This time we consider some abstract results as what sequences converges.

• monotone bounded sequence converges.
• what is $\limsup$ and $\liminf$? The $\epsilon$-of-room trick.
• Cauchy sequence.

Discussion time: Ex 10.1, 10.6 in Ross

This is in Definition 9.8. Informally, it says for any $M$ (no matter how large it is), the sequence will eventually stay above $M$.

A sequence that is (weakly) increasing, namely $a_{n+1} \geq a_n$. Examples: (a) $a_n = n$. (b) $a_n = 1 - n$. © $a_n = \log n$.

Theorem: bounded monotone sequence is convergent. How do we construct such a limit? The limit is obviously the 'largest' number, but there is no largest number in the sequence. We should use 'sup' to get the largest number.
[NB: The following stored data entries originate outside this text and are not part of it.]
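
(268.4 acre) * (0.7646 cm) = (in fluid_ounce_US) 2.808e+08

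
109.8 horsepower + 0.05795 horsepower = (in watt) 8.192e+04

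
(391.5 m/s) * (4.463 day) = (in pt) 4.279e+11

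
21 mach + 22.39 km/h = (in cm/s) 7.157e+05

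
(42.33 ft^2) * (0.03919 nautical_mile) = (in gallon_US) 7.54e+04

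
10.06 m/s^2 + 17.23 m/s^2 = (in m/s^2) 27.29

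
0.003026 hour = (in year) 3.454e-07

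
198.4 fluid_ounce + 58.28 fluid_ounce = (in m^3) 0.007591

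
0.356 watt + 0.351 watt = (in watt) 0.707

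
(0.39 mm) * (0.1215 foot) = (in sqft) 0.0001555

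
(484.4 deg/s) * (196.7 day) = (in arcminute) 4.939e+11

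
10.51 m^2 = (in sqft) 113.1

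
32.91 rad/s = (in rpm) 314.3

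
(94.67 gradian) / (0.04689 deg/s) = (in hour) 0.5047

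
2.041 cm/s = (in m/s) 0.02041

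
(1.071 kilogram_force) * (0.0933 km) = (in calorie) 234.2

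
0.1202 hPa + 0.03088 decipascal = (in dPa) 120.2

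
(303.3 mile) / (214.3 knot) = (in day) 0.05124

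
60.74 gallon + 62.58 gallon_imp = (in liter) 514.4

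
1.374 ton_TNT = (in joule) 5.749e+09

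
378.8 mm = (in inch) 14.91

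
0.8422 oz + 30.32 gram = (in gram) 54.2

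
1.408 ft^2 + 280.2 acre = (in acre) 280.2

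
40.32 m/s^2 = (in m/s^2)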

But sup needs to applied to a set, not a sequence, so we need to first convert a sequence to its 'value set', $S = \{a_n \mid n \in \N\}$, and define $a = \sup S$. How do we show that $a_n \to a$? We need to show that for any $\epsilon > 0$, we have $|a_n - a| < \epsilon$ for all large enough $n$. Let's first show that, there exists one $n_0$, such that $|a_{n_0} - a| < \epsilon$, this holds by definition of the $\sup S$, namely, there is one element in $S$ that satisfies this condition, it must be $a_{n_0}$ for some $n_0$. Then, we can use monotone condition to say, for all $n > n_0$, we have $a_n \geq a_{n_0}$. Furthermore, since $a_n \leq a$, we know $a_n \in [a_{n_0} , a) \In (a-\epsilon, a)$ for all $n > n_0$, then we are done.